È il caso dell'allora comandante della stazione dei Carabinieri di Corato, Pietro Zona, che quella mattina del 12 luglio 2016 fu tra i primi ad arrivare sul luogo dello scontro, e che ancora oggi custodisce immagini e ricordi che non lo hanno più abbandonato.
Per questo abbiamo deciso di incontrarlo per porgli qualche domanda.
Dove si trovava e come ha ricevuto la notizia quella mattina del 12 luglio 2016?
«La mattina del 12 luglio 2016 mi trovavo nel mio ufficio. Il militare di servizio in caserma era occupato sull'altra linea telefonica, così risposi io al telefono. Dall'altra parte una voce di donna, molto agitata, mi disse: "Sono nel treno che da Andria porta a Corato, ho sentito un boato, si sente odore di bruciato, sicuramente è esploso qualcosa, la gente grida." Cercavo di capire dove fosse fermo il treno, ma la signora riferiva di trovarsi in aperta campagna. Nel frattempo, il militare di servizio riceveva altre richieste di aiuto. Con la pattuglia ci dirigemmo su via Andria, prendemmo le strade di campagna: non fu facile arrivare sul posto».

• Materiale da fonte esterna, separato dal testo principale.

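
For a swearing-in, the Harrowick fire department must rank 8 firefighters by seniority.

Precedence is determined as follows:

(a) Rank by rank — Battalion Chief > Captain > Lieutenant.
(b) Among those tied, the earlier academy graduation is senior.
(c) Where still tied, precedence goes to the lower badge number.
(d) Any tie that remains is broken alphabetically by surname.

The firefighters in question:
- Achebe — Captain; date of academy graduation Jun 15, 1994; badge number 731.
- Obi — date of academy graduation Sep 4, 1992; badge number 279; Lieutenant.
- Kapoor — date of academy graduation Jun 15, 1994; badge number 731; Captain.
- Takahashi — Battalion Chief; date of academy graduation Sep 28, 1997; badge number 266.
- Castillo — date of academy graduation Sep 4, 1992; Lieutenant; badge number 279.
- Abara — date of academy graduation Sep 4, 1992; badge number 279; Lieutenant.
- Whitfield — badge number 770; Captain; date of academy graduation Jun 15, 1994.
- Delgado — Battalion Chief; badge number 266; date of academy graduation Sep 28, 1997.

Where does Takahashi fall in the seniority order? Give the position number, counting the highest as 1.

By rank: Delgado and Takahashi (Battalion Chief); then Achebe, Kapoor and Whitfield (Captain); then Abara, Castillo and Obi (Lieutenant).
Delgado and Takahashi both have date of academy graduation Sep 28, 1997, so the next rule applies.
Delgado and Takahashi both have badge number 266, so the next rule applies.
Among Delgado and Takahashi, alphabetically by surname: Delgado before Takahashi.
Achebe, Kapoor and Whitfield all have date of academy graduation Jun 15, 1994, so the next rule applies.
Among Achebe, Kapoor and Whitfield, by badge number (lower first): Achebe and Kapoor (731) before Whitfield (770).
Among Achebe and Kapoor, alphabetically by surname: Achebe before Kapoor.
Abara, Castillo and Obi all have date of academy graduation Sep 4, 1992, so the next rule applies.
Abara, Castillo and Obi all have badge number 279, so the next rule applies.
Among Abara, Castillo and Obi, alphabetically by surname: Abara before Castillo before Obi.
Order: Delgado, Takahashi, Achebe, Kapoor, Whitfield, Abara, Castillo, Obi. So position 2.

2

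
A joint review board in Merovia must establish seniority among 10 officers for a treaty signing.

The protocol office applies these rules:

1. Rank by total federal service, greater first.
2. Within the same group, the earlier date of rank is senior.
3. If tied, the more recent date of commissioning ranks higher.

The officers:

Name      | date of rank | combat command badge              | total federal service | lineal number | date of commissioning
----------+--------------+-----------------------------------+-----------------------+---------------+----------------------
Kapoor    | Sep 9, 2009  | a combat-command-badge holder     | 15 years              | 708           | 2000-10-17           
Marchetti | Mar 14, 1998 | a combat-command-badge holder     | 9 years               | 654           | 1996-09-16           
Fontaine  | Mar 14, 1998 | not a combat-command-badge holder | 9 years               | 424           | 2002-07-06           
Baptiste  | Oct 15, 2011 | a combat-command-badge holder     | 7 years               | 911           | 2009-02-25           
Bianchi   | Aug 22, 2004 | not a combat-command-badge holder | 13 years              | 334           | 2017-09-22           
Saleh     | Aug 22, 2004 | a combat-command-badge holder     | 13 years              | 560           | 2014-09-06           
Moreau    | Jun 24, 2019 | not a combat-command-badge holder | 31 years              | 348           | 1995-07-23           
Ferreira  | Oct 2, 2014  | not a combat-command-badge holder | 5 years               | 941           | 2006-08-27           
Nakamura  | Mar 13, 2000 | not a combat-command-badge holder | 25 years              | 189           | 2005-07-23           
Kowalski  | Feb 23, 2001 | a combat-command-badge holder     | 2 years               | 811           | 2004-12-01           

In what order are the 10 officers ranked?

By total federal service (higher first): Moreau (31 years); then Nakamura (25 years); then Kapoor (15 years); then Bianchi and Saleh (both 13 years); then Fontaine and Marchetti (both 9 years); then Baptiste (7 years); then Ferreira (5 years); then Kowalski (2 years).
Bianchi and Saleh both have date of rank Aug 22, 2004, so the next rule applies.
Among Bianchi and Saleh, by date of commissioning (later first): Bianchi (2017-09-22) before Saleh (2014-09-06).
Fontaine and Marchetti both have date of rank Mar 14, 1998, so the next rule applies.
Among Fontaine and Marchetti, by date of commissioning (later first): Fontaine (2002-07-06) before Marchetti (1996-09-16).
Full order: Moreau, Nakamura, Kapoor, Bianchi, Saleh, Fontaine, Marchetti, Baptiste, Ferreira, Kowalski.

Moreau, Nakamura, Kapoor, Bianchi, Saleh, Fontaine, Marchetti, Baptiste, Ferreira, Kowalski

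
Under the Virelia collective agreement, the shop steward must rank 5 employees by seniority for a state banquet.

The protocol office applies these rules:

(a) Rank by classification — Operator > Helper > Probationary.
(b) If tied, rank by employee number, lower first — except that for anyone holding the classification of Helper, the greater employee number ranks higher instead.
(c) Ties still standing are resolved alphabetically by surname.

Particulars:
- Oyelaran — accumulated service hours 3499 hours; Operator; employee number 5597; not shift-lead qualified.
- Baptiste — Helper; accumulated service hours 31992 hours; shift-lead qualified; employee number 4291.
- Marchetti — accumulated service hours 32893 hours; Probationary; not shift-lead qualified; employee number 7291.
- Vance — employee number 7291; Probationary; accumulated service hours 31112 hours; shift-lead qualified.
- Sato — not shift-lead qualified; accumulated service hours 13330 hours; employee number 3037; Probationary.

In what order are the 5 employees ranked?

Oyelaran, Baptiste, Sato, Marchetti, Vance

By classification: Oyelaran (Operator); then Baptiste (Helper); then Sato, Marchetti and Vance (Probationary).
Among Sato, Marchetti and Vance, by employee number (lower first): Sato (3037) before Marchetti and Vance (7291).
Among Marchetti and Vance, alphabetically by surname: Marchetti before Vance.
Full order: Oyelaran, Baptiste, Sato, Marchetti, Vance.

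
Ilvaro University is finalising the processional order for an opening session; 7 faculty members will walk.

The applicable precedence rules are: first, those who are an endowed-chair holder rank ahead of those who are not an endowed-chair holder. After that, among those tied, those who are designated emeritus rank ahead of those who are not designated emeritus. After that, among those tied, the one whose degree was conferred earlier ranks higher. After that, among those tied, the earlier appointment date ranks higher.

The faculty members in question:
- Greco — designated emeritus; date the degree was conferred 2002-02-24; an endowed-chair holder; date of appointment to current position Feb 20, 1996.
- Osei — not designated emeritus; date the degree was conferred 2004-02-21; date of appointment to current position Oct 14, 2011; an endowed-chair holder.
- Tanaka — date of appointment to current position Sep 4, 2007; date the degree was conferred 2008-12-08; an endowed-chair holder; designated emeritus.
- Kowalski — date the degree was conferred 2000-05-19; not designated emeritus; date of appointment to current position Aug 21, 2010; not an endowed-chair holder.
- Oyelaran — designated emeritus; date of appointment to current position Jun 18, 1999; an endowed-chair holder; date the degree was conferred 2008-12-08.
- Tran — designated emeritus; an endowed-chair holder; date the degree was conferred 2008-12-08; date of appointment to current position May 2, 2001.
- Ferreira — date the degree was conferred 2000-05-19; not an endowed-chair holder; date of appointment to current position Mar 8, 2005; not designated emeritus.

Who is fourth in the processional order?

By the first rule: Greco, Oyelaran, Tran, Tanaka and Osei (each an endowed-chair holder); then Ferreira and Kowalski (both not an endowed-chair holder).
Among Greco, Oyelaran, Tran, Tanaka and Osei, designated emeritus before not designated emeritus: Greco, Oyelaran, Tran and Tanaka (designated emeritus) before Osei (not designated emeritus).
Among Greco, Oyelaran, Tran and Tanaka, by date the degree was conferred (earlier first): Greco (2002-02-24) before Oyelaran, Tran and Tanaka (2008-12-08).
Among Oyelaran, Tran and Tanaka, by date of appointment to current position (earlier first): Oyelaran (Jun 18, 1999) before Tran (May 2, 2001) before Tanaka (Sep 4, 2007).
Ferreira and Kowalski are each not designated emeritus, so the next rule applies.
Ferreira and Kowalski both have date the degree was conferred 2000-05-19, so the next rule applies.
Among Ferreira and Kowalski, by date of appointment to current position (earlier first): Ferreira (Mar 8, 2005) before Kowalski (Aug 21, 2010).
Order: Greco, Oyelaran, Tran, Tanaka, Osei, Ferreira, Kowalski.

Tanaka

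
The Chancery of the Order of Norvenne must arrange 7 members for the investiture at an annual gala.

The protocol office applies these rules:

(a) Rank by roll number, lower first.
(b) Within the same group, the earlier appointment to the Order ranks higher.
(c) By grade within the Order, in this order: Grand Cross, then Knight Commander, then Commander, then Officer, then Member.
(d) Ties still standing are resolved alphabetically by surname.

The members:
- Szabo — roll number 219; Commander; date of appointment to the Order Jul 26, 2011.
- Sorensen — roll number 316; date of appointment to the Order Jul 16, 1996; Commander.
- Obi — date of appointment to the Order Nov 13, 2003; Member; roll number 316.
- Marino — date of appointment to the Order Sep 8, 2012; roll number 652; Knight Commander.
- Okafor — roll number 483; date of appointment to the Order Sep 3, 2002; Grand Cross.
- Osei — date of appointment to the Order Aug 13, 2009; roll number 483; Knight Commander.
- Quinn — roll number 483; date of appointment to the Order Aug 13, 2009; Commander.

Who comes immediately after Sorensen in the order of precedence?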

Cosa ha trovato arrivando sul luogo dello scontro?
«Fummo i primi ad arrivare, dal lato di Corato. Sul momento non si capiva davvero cosa fosse successo: si notavano carrozze di colore giallo sollevate a una decina di metri da terra, e persone che gridavano. Arrivò un'ambulanza di volontari che non conoscevo, presumo fossero di Andria. Le persone iniziarono a scendere dal treno, molte con vistose ferite al volto. Arrivarono anche altri soccorritori, ricordo il Sindaco di Corato Massimo Mazzilli, altri volontari e altre forze dell'ordine: tutti insieme aiutavamo le persone a scendere, facendole adagiare sotto gli alberi di ulivo. Solo dopo aver parlato con i passeggeri riuscimmo a capire cosa fosse realmente successo».
Quali sono state le difficoltà più gravi nelle prime ore di soccorso?

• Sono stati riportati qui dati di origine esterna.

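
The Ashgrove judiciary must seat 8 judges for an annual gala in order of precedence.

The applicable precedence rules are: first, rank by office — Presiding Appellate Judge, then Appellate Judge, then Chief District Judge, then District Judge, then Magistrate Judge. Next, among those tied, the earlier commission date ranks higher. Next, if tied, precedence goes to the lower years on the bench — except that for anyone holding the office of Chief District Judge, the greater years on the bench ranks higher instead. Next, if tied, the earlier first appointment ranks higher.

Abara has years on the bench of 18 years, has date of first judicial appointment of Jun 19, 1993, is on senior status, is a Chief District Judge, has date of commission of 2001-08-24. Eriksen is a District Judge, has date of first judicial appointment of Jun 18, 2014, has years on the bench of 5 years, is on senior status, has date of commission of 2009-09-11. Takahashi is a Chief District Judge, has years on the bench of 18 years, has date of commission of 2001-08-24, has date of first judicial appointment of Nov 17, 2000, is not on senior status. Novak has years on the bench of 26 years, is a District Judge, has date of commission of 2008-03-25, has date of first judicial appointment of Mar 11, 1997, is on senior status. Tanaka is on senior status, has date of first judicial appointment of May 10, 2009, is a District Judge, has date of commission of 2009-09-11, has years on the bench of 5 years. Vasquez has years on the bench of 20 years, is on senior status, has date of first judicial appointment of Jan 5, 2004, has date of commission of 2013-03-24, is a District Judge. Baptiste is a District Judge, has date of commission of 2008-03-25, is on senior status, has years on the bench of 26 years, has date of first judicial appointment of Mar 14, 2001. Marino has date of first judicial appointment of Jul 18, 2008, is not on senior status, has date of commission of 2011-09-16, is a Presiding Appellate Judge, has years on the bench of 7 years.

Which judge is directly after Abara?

By office: Marino (Presiding Appellate Judge); then Abara and Takahashi (Chief District Judge); then Novak, Baptiste, Tanaka, Eriksen and Vasquez (District Judge).
Abara and Takahashi both have date of commission 2001-08-24, so the next rule applies.
Abara and Takahashi both have years on the bench 18 years, so the next rule applies.
Among Abara and Takahashi, by date of first judicial appointment (earlier first): Abara (Jun 19, 1993) before Takahashi (Nov 17, 2000).
Among Novak, Baptiste, Tanaka, Eriksen and Vasquez, by date of commission (earlier first): Novak and Baptiste (2008-03-25) before Tanaka and Eriksen (2009-09-11) before Vasquez (2013-03-24).
Novak and Baptiste both have years on the bench 26 years, so the next rule applies.
Among Novak and Baptiste, by date of first judicial appointment (earlier first): Novak (Mar 11, 1997) before Baptiste (Mar 14, 2001).
Tanaka and Eriksen both have years on the bench 5 years, so the next rule applies.
Among Tanaka and Eriksen, by date of first judicial appointment (earlier first): Tanaka (May 10, 2009) before Eriksen (Jun 18, 2014).
Order: Marino, Abara, Takahashi, Novak, Baptiste, Tanaka, Eriksen, Vasquez.

Takahashi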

«Una delle cose più difficili fu proprio orientarsi e arrivare sul posto, in mezzo alle strade di campagna. Ma quello che ricordo con più forza è la fase successiva, quando si dovette procedere alla constatazione del decesso e all'ispezione cadaverica da parte del personale della medicina legale del Policlinico di Bari. Una quindicina di persone, seminude, sdraiate a terra in fila, con lesioni vistose, a cui veniva misurata la temperatura corporea per constatare l'orario del decesso. Credevo di aver visto di tutto nella mia vita professionale, ma mi sbagliavo: quella fu una scena forte e toccante. Ricordo un Vigile del Fuoco che si allontanò, si tolse il casco e si mise a piangere; un poliziotto che non riuscì a reggere quella scena. Poco dopo iniziarono ad arrivare curiosi e familiari dei passeggeri, e questo rese tutto ancora più difficile da gestire».
A distanza di dieci anni, c'è un'immagine o un episodio che porta ancora con sé?

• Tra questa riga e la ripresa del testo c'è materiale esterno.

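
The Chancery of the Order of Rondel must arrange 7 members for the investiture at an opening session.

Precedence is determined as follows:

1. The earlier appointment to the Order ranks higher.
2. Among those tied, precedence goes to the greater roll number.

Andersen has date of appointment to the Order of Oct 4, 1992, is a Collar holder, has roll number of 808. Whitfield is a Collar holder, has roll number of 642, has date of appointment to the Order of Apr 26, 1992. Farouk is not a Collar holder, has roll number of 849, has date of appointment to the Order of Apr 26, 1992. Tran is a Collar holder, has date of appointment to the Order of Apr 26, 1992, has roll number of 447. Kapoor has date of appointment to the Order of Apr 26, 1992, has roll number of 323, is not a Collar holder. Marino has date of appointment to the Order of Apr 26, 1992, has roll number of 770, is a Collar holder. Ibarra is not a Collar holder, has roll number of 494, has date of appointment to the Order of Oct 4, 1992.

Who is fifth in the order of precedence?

By date of appointment to the Order (earlier first): Farouk, Marino, Whitfield, Tran and Kapoor (each Apr 26, 1992); then Andersen and Ibarra (both Oct 4, 1992).
Among Farouk, Marino, Whitfield, Tran and Kapoor, by roll number (higher first): Farouk (849) before Marino (770) before Whitfield (642) before Tran (447) before Kapoor (323).
Among Andersen and Ibarra, by roll number (higher first): Andersen (808) before Ibarra (494).
Order: Farouk, Marino, Whitfield, Tran, Kapoor, Andersen, Ibarra.

Kapoor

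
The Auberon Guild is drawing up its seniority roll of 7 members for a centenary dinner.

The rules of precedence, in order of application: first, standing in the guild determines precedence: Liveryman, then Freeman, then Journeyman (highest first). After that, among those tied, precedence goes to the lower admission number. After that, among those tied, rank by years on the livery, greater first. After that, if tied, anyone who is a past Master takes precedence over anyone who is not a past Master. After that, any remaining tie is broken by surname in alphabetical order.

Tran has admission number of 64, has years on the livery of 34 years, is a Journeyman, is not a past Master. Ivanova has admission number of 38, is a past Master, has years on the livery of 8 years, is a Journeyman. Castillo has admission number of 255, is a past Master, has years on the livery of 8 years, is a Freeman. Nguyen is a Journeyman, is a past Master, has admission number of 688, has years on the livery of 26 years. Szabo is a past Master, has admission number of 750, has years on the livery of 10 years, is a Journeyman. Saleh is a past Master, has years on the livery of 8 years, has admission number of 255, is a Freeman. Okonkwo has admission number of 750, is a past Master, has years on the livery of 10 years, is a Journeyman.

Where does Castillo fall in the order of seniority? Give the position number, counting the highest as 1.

1

By standing in the guild: Castillo and Saleh (Freeman); then Ivanova, Tran, Nguyen, Okonkwo and Szabo (Journeyman).
Castillo and Saleh both have admission number 255, so the next rule applies.
Castillo and Saleh both have years on the livery 8 years, so the next rule applies.
Castillo and Saleh are each a past Master, so the next rule applies.
Among Castillo and Saleh, alphabetically by surname: Castillo before Saleh.
Among Ivanova, Tran, Nguyen, Okonkwo and Szabo, by admission number (lower first): Ivanova (38) before Tran (64) before Nguyen (688) before Okonkwo and Szabo (750).
Okonkwo and Szabo both have years on the livery 10 years, so the next rule applies.
Okonkwo and Szabo are each a past Master, so the next rule applies.
Among Okonkwo and Szabo, alphabetically by surname: Okonkwo before Szabo.
Order: Castillo, Saleh, Ivanova, Tran, Nguyen, Okonkwo, Szabo. So position 1.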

«Sì, più di uno. Ricordo una giovane donna, con capelli ricci e folti, sdraiata anch'essa priva di vita: è un'immagine che non mi ha più lasciato. E ricordo la moglie di uno dei due macchinisti, che venne a chiedermi notizie del marito — era un'impiegata del Comune di Corato, che conoscevo bene. Cercai di tergiversare, ma lei capì subito. Sono episodi che porto ancora con me, a dieci anni di distanza».